Chapitre V: Dans le Poudlard Express
Le lendemain matin, lorsque Kécile ouvrit les yeux, elle se demanda un moment où elle se trouvait avant de remettre ses idées en place. Elle était au manoir Malfoy, et se rendait aujourd'hui à Poudlard.
Kécile avait vite oublié tous les souvenirs de la veille,trop anxieuse à l'idée de se retrouver au milieu de tous ces élèves, face à leurs regards, leurs jugements, et surtout se demandant si elle parviendrait à leur cacher son identité.
Drago n'était guère plus serein à la perspective de passer sa première année au côté de la fille du Seigneur des Ténèbres. Malgré la proposition de cette dernière, il avait l'intention de l'éviter le plus possible, mais il ne pourrait pas se permettre de le lui montrer sous peine de l'irriter, elle ou son père, et d'en subir les conséquences. Il allait aussi falloir lui montrer un certain respect, sans que cela éveille pour autant les soupçons des autres élèves.
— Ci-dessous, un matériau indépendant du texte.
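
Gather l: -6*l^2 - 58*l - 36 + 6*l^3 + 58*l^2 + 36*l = 6*l^3 + 52*l^2 - 22*l - 36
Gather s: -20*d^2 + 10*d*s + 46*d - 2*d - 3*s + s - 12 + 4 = -20*d^2 + 44*d + s*(10*d - 2) - 8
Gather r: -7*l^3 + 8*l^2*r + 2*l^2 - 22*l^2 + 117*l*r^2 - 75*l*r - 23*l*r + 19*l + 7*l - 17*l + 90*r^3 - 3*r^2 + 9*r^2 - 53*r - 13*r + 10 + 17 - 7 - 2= -7*l^3 - 20*l^2 + 9*l + 90*r^3 + r^2*(117*l + 6) + r*(8*l^2 - 98*l - 66) + 18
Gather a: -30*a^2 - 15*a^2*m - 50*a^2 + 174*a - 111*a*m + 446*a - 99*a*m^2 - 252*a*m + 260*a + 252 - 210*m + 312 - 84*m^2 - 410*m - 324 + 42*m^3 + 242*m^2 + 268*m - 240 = a^2*(-15*m - 80) + a*(-99*m^2 - 363*m + 880) + 42*m^3 + 158*m^2 - 352*m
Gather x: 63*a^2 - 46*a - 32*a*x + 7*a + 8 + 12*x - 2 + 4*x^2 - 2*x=63*a^2 - 39*a + 4*x^2 + x*(10 - 32*a) + 6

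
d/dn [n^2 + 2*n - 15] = 2*n + 2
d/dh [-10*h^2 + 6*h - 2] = 6 - 20*h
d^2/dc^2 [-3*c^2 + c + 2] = -6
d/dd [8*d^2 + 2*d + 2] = 16*d + 2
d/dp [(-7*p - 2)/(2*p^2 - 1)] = (14*p^2 + 8*p + 7)/(4*p^4 - 4*p^2 + 1)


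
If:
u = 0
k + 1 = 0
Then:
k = -1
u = 0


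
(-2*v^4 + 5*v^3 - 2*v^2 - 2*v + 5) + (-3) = -2*v^4 + 5*v^3 - 2*v^2 - 2*v + 2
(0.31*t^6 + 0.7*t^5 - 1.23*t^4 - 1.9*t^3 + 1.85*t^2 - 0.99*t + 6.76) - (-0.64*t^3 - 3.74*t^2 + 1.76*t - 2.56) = 0.31*t^6 + 0.7*t^5 - 1.23*t^4 - 1.26*t^3 + 5.59*t^2 - 2.75*t + 9.32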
Le petit-déjeuner commença parfaitement silencieux, jusqu'à ce que Kécile sorte de ses réflexions et demande:
" Pouvez-vous me parler de Poudlard?
- Que voulez-vous savoir, Princesse?
- Appelez-moi Kécile. Plus de 'Princesse' dorénavant. Maintenant, je ne sais pas, qu'est-ce que tout enfant d'une famille de sorcier doit déjà savoir en arrivant là-bas? Que sait Drago que j'ignore?
- Les élèves sont répartis à Poudlard en quatre maisons durant une cérémonie de répartition grâce à un chapeau ensorcelé qui voit dans l'esprit des élèves leurs aptitudes et leur caractère.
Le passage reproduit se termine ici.